Some progress has been made. Mine action programmes and the anti-personnel mine-ban treaty or “Ottawa Convention,” have contributed to a reduction in the annual number of casualties from an estimated 26,000 10 years ago to between 15,000 and 20,000 today.
But not nearly enough. I remember a short video film I watched during my first visit to Cambodia in mid 1996. After 30 years of civil war, Cambodia was left with a deadly legacy of between 4 and 6 million landmines – nobody knows quite how many. And progress has been slow to detect, deactivate and remove these millions of death-traps lying all around in this one of the poorest countries in Asia.

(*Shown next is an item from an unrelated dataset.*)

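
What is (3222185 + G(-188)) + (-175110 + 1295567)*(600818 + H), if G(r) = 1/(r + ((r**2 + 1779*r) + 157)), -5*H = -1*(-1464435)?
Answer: 103210932035612627/299139 ≈ 3.4503e+11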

Our friends at the Women’s Media Centre of Cambodia, a media advocacy group run by women, showed me a campaign video they had made advocating mine action. Used for screenings at key UN meetings in Geneva and New York, it showed the plight of poor Cambodians, especially women and children, who have no choice but to live and work with landmine hazards.
Sorry, a decade later I can’t recall the title of this film. A Google search didn’t bring up any links either. But there was a sequence that I remember well.
In rural Cambodia, some women spoke their mind about the many hazards that surround them, small arms and landmines being just two of them.
What’s our choice here, one woman asked. “Everytime we step out of our homes and go to the fields, we can get blown up by a landmine. Yet if we stay at home, we will starve to death.”
She’s not alone. Millions of people – women, children and men – across the global South face this reality everyday. The men in suits in Geneva and New York, who issue lofty statements on mine action from the safety of their glasshouses, need to be aware of this stark choice.
Note: Women’s Media Centre in Cambodia does some good work. At the time we worked with them, they were running an FM radio station, producing lots of videos, and training Cambodian women to use media to support development and personal advancement.